To find it being introduced with gusto in the workplace is joy to my soul. I wonder, though, at the motivation behind it - the idea that mindfulness is something to be invested in, which indicates an expectation of a return. Indeed, the final paragraph of the article holds this statement:

"Perhaps most importantly from a management perspective, mindfulness gives employees permission to think."

"Permission to think." The word "mindfulness" has always struck me as being the opposite of what actually happens when you sit still and be mindful. In my humble opinion, and in my practice of mindfulness, when one is truly mindful, there is actually less mind and more, well, more no-thing. We become aware of the present because we do not have thoughts of the past or future cluttering our minds. In this awareness, our thoughts are not channeled or pigeonholed into "life", "work", "family" or any of the other discrete boxes which we use to define our lives. We simply become aware because the emptier our minds are, the more room there is for awareness.
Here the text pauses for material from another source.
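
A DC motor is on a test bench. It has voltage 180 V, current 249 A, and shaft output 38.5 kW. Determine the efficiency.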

But maybe awareness is not a function of the mind. Using the mind implies thought and thinking. Awareness is simply observing. The more mindful we are, or actually the more mind-less, the more we are able to observe unfettered and unfiltered. Perhaps what we should practice is mindlessness.

Can we "practice" mindfulness, as exhorted by the corporate mindfulness programs, or should we simply BE mindful? Practice implies some quest for mastery, for an endgame or results. We master mindfulness just by being mindful, without the stress or concern about making it perfect.

My mother Daisy used to sit in quiet time each morning. I loved to watch her, her back straight, hands nestled in her lap like two feathers, eyelids not closed, but just resting together. She was the epitome of peace. Or so I thought. For she shared with me once her frustration, as her mind was so busy, she just couldn't quiet it. She sought counsel with Rev. Elma, her spiritual guide, who said, "Daisy. Just watch the thoughts passing by like clouds in the sky. Just watch them come and go. Don't hold on to them. Just observe."

Mindfulness in daily life as a state of BEING means just watching our thoughts, watching what's happening without being attached. At work, be mindful. Watch. In this state of less mind, we can become empty. No need to be full of anything, just the need to BE. The less we attach ourselves to the mind, the more we can be.

Whatever the motivation for this latest corporate bandwagon, I welcome it. For I am sure that when people actually practice mindfulness they will start to experience more presence in all aspects of their lives. And then they will realize that it's less about "permission to think" and more about "permission" from themselves to be present to who they truly are.


Today, sit quietly for 10 minutes, comfortably seated, eyes closed, no external distractions.